Après une réunion avec des élus de Guadeloupe, Jean Castex a annoncé lundi soir la création d’une «instance de dialogue» afin de «convaincre et d’accompagner individuellement, humainement» les professionnels concernés par l’obligation vaccinale. Des annonces qui ne calment pas la colère sur place.
A L'ORIGINE DE LA CRISE, la défiance vaccinale et des fractures sociales
La campagne de vaccination contre le Covid-19 peine à convaincre sur l'île, pourtant frappée de plein fouet par une quatrième vague épidémique cet été. A date du 16 novembre, seuls 46% des Guadeloupéens majeurs ont reçu au moins une dose de vaccin, selon l'ARS, contre 76% en moyenne en France métropolitaine.

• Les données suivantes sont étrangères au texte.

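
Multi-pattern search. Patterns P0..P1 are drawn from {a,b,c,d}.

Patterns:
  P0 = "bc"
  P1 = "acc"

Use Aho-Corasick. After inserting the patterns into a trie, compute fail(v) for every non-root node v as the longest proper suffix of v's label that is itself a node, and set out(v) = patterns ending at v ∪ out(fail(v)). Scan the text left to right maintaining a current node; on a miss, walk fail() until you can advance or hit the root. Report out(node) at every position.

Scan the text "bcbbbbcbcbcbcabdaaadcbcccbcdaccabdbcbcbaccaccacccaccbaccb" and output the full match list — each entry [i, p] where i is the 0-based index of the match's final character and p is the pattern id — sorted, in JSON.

Build automaton:
Trie (insert patterns):
  0='ε' goto a→3 b→1
  1='b' goto c→2
  2='bc' goto ·  [P0 ends]
  3='a' goto c→4
  4='ac' goto c→5
  5='acc' goto ·  [P1 ends]

BFS fail/out derivation:
  n1('b'): parent n0 fail=0; on 'b' 0 → fail=0;  out ∅∪∅=∅
  n3('a'): parent n0 fail=0; on 'a' 0 → fail=0;  out ∅∪∅=∅
  n2('bc'): parent n1 fail=0; on 'c' 0 → fail=0;  out {0}∪∅={0}
  n4('ac'): parent n3 fail=0; on 'c' 0 → fail=0;  out ∅∪∅=∅
  n5('acc'): parent n4 fail=0; on 'c' 0 → fail=0;  out {1}∪∅={1}

Scan:
pos 0 'b': at 1
pos 1 'c': at 2  ** P0@[0:1]
pos 2 'b': at 1 (fail-walked)
pos 3 'b': at 1 (fail-walked)
pos 4 'b': at 1 (fail-walked)
pos 5 'b': at 1 (fail-walked)
pos 6 'c': at 2  ** P0@[5:6]
pos 7 'b': at 1 (fail-walked)
pos 8 'c': at 2  ** P0@[7:8]
pos 9 'b': at 1 (fail-walked)
pos 10 'c': at 2  ** P0@[9:10]
pos 11 'b': at 1 (fail-walked)
pos 12 'c': at 2  ** P0@[11:12]
pos 13 'a': at 3 (fail-walked)
pos 14 'b': at 1 (fail-walked)
pos 15 'd': at 0 (fail-walked)
pos 16 'a': at 3
pos 17 'a': at 3 (fail-walked)
pos 18 'a': at 3 (fail-walked)
pos 19 'd': at 0 (fail-walked)
pos 20 'c': at 0
pos 21 'b': at 1
pos 22 'c': at 2  ** P0@[21:22]
pos 23 'c': at 0 (fail-walked)
pos 24 'c': at 0
pos 25 'b': at 1
pos 26 'c': at 2  ** P0@[25:26]
pos 27 'd': at 0 (fail-walked)
pos 28 'a': at 3
pos 29 'c': at 4
pos 30 'c': at 5  ** P1@[28:30]
pos 31 'a': at 3 (fail-walked)
pos 32 'b': at 1 (fail-walked)
pos 33 'd': at 0 (fail-walked)
pos 34 'b': at 1
pos 35 'c': at 2  ** P0@[34:35]
pos 36 'b': at 1 (fail-walked)
pos 37 'c': at 2  ** P0@[36:37]
pos 38 'b': at 1 (fail-walked)
pos 39 'a': at 3 (fail-walked)
pos 40 'c': at 4
pos 41 'c': at 5  ** P1@[39:41]
pos 42 'a': at 3 (fail-walked)
pos 43 'c': at 4
pos 44 'c': at 5  ** P1@[42:44]
pos 45 'a': at 3 (fail-walked)
pos 46 'c': at 4
pos 47 'c': at 5  ** P1@[45:47]
pos 48 'c': at 0 (fail-walked)
pos 49 'a': at 3
pos 50 'c': at 4
pos 51 'c': at 5  ** P1@[49:51]
pos 52 'b': at 1 (fail-walked)
pos 53 'a': at 3 (fail-walked)
pos 54 'c': at 4
pos 55 'c': at 5  ** P1@[53:55]
pos 56 'b': at 1 (fail-walked)

All matches (sorted): [[1,0],[6,0],[8,0],[10,0],[12,0],[22,0],[26,0],[30,1],[35,0],[37,0],[41,1],[44,1],[47,1],[51,1],[55,1]]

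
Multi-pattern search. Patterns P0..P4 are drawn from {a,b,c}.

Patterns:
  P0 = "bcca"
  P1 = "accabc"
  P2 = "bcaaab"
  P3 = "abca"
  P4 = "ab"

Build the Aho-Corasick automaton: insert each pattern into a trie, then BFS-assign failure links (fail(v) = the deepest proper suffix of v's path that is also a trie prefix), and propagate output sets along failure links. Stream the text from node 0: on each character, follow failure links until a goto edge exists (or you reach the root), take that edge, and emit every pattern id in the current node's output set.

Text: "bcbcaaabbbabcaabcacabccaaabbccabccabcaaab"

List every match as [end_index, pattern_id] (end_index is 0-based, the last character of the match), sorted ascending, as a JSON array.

Build automaton:
Trie (insert patterns):
  0='ε' goto a→5 b→1
  1='b' goto c→2
  2='bc' goto a→11 c→3
  3='bcc' goto a→4
  4='bcca' goto ·  ←P0
  5='a' goto b→15 c→6
  6='ac' goto c→7
  7='acc' goto a→8
  8='acca' goto b→9
  9='accab' goto c→10
  10='accabc' goto ·  ←P1
  11='bca' goto a→12
  12='bcaa' goto a→13
  13='bcaaa' goto b→14
  14='bcaaab' goto ·  ←P2
  15='ab' goto c→16  ←P4
  16='abc' goto a→17
  17='abca' goto ·  ←P3

BFS fail/out derivation:
  fail(1) 'b': from fail(0)=0 chase 'b': 0 ⇒ 0;  out=∅∪out(0)=∅
  fail(5) 'a': from fail(0)=0 chase 'a': 0 ⇒ 0;  out=∅∪out(0)=∅
  fail(2) 'bc': from fail(1)=0 chase 'c': 0 ⇒ 0;  out=∅∪out(0)=∅
  fail(6) 'ac': from fail(5)=0 chase 'c': 0 ⇒ 0;  out=∅∪out(0)=∅
  fail(15) 'ab': from fail(5)=0 chase 'b': 0 ⇒ 1;  out={4}∪out(1)={4}
  fail(3) 'bcc': from fail(2)=0 chase 'c': 0 ⇒ 0;  out=∅∪out(0)=∅
  fail(7) 'acc': from fail(6)=0 chase 'c': 0 ⇒ 0;  out=∅∪out(0)=∅
  fail(11) 'bca': from fail(2)=0 chase 'a': 0 ⇒ 5;  out=∅∪out(5)=∅
  fail(16) 'abc': from fail(15)=1 chase 'c': 1 ⇒ 2;  out=∅∪out(2)=∅
  fail(4) 'bcca': from fail(3)=0 chase 'a': 0 ⇒ 5;  out={0}∪out(5)={0}
  fail(8) 'acca': from fail(7)=0 chase 'a': 0 ⇒ 5;  out=∅∪out(5)=∅
  fail(12) 'bcaa': from fail(11)=5 chase 'a': 5→0 ⇒ 5;  out=∅∪out(5)=∅
  fail(17) 'abca': from fail(16)=2 chase 'a': 2 ⇒ 11;  out={3}∪out(11)={3}
  fail(9) 'accab': from fail(8)=5 chase 'b': 5 ⇒ 15;  out=∅∪out(15)={4}
  fail(13) 'bcaaa': from fail(12)=5 chase 'a': 5→0 ⇒ 5;  out=∅∪out(5)=∅
  fail(10) 'accabc': from fail(9)=15 chase 'c': 15 ⇒ 16;  out={1}∪out(16)={1}
  fail(14) 'bcaaab': from fail(13)=5 chase 'b': 5 ⇒ 15;  out={2}∪out(15)={2,4}

Text stream:
[0] read 'b'  n0⇒n1
[1] read 'c'  n1⇒n2
[2] read 'b'  n2⇒n1 (fail-walked)
[3] read 'c'  n1⇒n2
[4] read 'a'  n2⇒n11
[5] read 'a'  n11⇒n12
[6] read 'a'  n12⇒n13
[7] read 'b'  n13⇒n14  → match P2@[2:7],P4@[6:7]
[8] read 'b'  n14⇒n1 (fail-walked)
[9] read 'b'  n1⇒n1 (fail-walked)
[10] read 'a'  n1⇒n5 (fail-walked)
[11] read 'b'  n5⇒n15  → match P4@[10:11]
[12] read 'c'  n15⇒n16
[13] read 'a'  n16⇒n17  → match P3@[10:13]
[14] read 'a'  n17⇒n12 (fail-walked)
[15] read 'b'  n12⇒n15 (fail-walked)  → match P4@[14:15]
[16] read 'c'  n15⇒n16
[17] read 'a'  n16⇒n17  → match P3@[14:17]
[18] read 'c'  n17⇒n6 (fail-walked)
[19] read 'a'  n6⇒n5 (fail-walked)
[20] read 'b'  n5⇒n15  → match P4@[19:20]
[21] read 'c'  n15⇒n16
[22] read 'c'  n16⇒n3 (fail-walked)
[23] read 'a'  n3⇒n4  → match P0@[20:23]
[24] read 'a'  n4⇒n5 (fail-walked)
[25] read 'a'  n5⇒n5 (fail-walked)
[26] read 'b'  n5⇒n15  → match P4@[25:26]
[27] read 'b'  n15⇒n1 (fail-walked)
[28] read 'c'  n1⇒n2
[29] read 'c'  n2⇒n3
[30] read 'a'  n3⇒n4  → match P0@[27:30]
[31] read 'b'  n4⇒n15 (fail-walked)  → match P4@[30:31]
[32] read 'c'  n15⇒n16
[33] read 'c'  n16⇒n3 (fail-walked)
[34] read 'a'  n3⇒n4  → match P0@[31:34]
[35] read 'b'  n4⇒n15 (fail-walked)  → match P4@[34:35]
[36] read 'c'  n15⇒n16
[37] read 'a'  n16⇒n17  → match P3@[34:37]
[38] read 'a'  n17⇒n12 (fail-walked)
[39] read 'a'  n12⇒n13
[40] read 'b'  n13⇒n14  → match P2@[35:40],P4@[39:40]

Matches: [[7,2],[7,4],[11,4],[13,3],[15,4],[17,3],[20,4],[23,0],[26,4],[30,0],[31,4],[34,0],[35,4],[37,3],[40,2],[40,4]]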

Du côté des soignants, 85% d'entre eux sont vaccinés mais «des poches de résistance» subsistent, regrette l'ARS.
La Guadeloupe, et plus globalement les Antilles, sont marquées par une forte opposition au vaccin qui peut s'expliquer par la défiance à l'égard des autorités locales et la circulation abondante de fausses informations sur les réseaux sociaux. Mais le phénomène prend aussi ses racines dans le passé. Le scandale du chlordécone, ce pesticide cancérigène utilisé dans les bananeraies antillaises pendant des dizaines d'années avant d'être interdit, a rendu inaudible la parole des autorités publiques.
Patrick Karam sur la crise en Guadeloupe : «Les jeunes sont obligés d'aller ailleurs parce qu'il n'y a pas de travail (...) Ils ne veulent pas vivre de chèques, ils veulent qu'on leur permette de rester chez eux et vivre» #Punchline pic.twitter.com/Cvb2jlS5FZ
— CNEWS (@CNEWS) November 20, 2021
La crise sanitaire révèle enfin «la profondeur des souffrances, des inégalités, de la pauvreté et de l'exclusion subies par la population», selon les mots de Maïté Hubert M'Toumo, secrétaire générale de l'Union générale des travailleurs de Guadeloupe. Le signe d'une crise tout autant sociale que sanitaire.